The title to this post is grossly reductionist, but it amused me. Regardless, I’m not planning on taking on astrology yet again, just the particular astrologers who are engaged in what I view to be a money-grab along the same lines as the now defunct SCO Group.*
A company called Astrolabe was founded in 1979, the same year I was born (this is probably portentious). It’s an eight-astrologer outfit headquartered in Brewster, Massachusets. In 2008, this company bought from the then-failing Astro Computing Services the ACS PC Atlas, a computerised database of latitudes and longitudes for American cities with some historical time zone data.
On September 30th, Astrolabe decided the open-source Olson time zone database (a.k.a. tz, tzdata, or tzinfo) infringed on the copyrights they owned, and filed a lawsuit against Arthur David Olson and Paul Eggert (complaint as text) resulting in the database, which is relied upon by every computer running pretty well any variant of Unix including Linux and BSD for providing time-accurate historical data, being pulled and replaced with a stub with only data from 2000 onward. This includes a huge chunk of internet servers and services, and means any display of historical times pretty well anywhere on the internet is now potentially specious.

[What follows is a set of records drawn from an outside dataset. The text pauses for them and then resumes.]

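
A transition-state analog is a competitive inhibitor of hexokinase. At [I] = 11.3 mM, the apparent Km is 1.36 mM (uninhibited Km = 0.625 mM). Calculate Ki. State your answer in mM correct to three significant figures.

Competitive: Km,app = α·Km with α = 1 + [I]/Ki.
α = Km,app/Km = 1.36/0.625 = 2.176.
Since α = 1 + [I]/Ki, [I]/Ki = 2.176 − 1 = 1.176 and Ki = 11.3/1.176 = 9.61 mM.

9.61 mM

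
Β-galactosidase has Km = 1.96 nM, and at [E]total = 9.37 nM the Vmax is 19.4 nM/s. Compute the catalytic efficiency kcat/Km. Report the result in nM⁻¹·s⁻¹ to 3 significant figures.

kcat = Vmax/[E]total = 19.4/9.37 = 2.07 s⁻¹.
kcat/Km = 2.07/1.96 = 1.06 nM⁻¹·s⁻¹.

1.06 nM⁻¹·s⁻¹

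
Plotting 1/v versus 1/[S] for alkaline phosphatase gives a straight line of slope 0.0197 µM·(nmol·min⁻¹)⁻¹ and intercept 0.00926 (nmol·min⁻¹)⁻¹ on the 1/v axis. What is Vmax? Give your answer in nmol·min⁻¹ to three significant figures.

108 nmol·min⁻¹

The y-intercept of a Lineweaver–Burk plot equals 1/Vmax, so Vmax = 1/0.00926 = 108 nmol·min⁻¹.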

The tz database is an open-source project to compile facts about cities’ latitudes and longitudes, and historical data about time zone delineations dating as far back as when time zones were created. You’d think time zones are static things, but they change all the time for stupid local political reasons. Witness, for instance, Indiana’s time zone history where rather than changing their schedules, people lobbied to change the time zone rules. Given the sheer amount of historical data available, the hundreds of volunteers working on this project compiled the database from a large number of well-credited sources, including the ACS Atlas — the same atlas from which the ACS PC Atlas, which Astrolabe purchased, was derived. Bear in mind that ACS was very likely aware of the tz database and did not sue them, and that in fact ACS itself refers to a number of other copyrighted works as sources with no mention of whether the data obtained from those sources was copyrighted. They could very well be guilty of exactly what they accuse Olson and Eggert of doing.

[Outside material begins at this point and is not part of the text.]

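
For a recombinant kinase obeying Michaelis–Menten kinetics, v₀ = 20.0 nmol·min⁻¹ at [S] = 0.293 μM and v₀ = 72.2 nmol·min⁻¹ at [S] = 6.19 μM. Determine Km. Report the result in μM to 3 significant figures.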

As it turns out, much of the data in the ACS Atlas had inaccuracies introduced intentionally, exactly as aspidoscelis suggested in the last comment thread, in order to catch copyright violator. This is evidently a common practice amongst companies that provide compilations of what should be nothing but the facts about history, a sort of watermark where if someone repeats your specific lie, you know they got it from you originally. The tz maintainers have taken great pains to provide the most historically accurate information available, and in many cases where the ACS Atlas and another source disagreed, the other source was apparently considered canonical.
The really interesting thing, to me, about this case is just how personal it happens to be, and by sheer coincidence. Regular readers will remember that I’ve clashed in the past with a man named Curtis Manwaring over whether astrology is real. He and I obviously did not resolve this age-old dispute in this one discussion, but I made the point that regardless of whether it makes testable and demonstrable predictions about your future, the software that he created — being himself the CEO of a company that makes software that rivals Astrolabe’s — is very likely well-written, thoughtful and thorough, owing to his understanding of the mechanics behind the movements of the planets. I did not notice at the time that he refers to the Olson time zone database, but I certainly notice now. Especially given Manwaring’s account that Astrolabe was made aware of the Olson database’s existence when they investigated why Manwaring was no longer directing customers to Astrolabe to license the ACS database from them.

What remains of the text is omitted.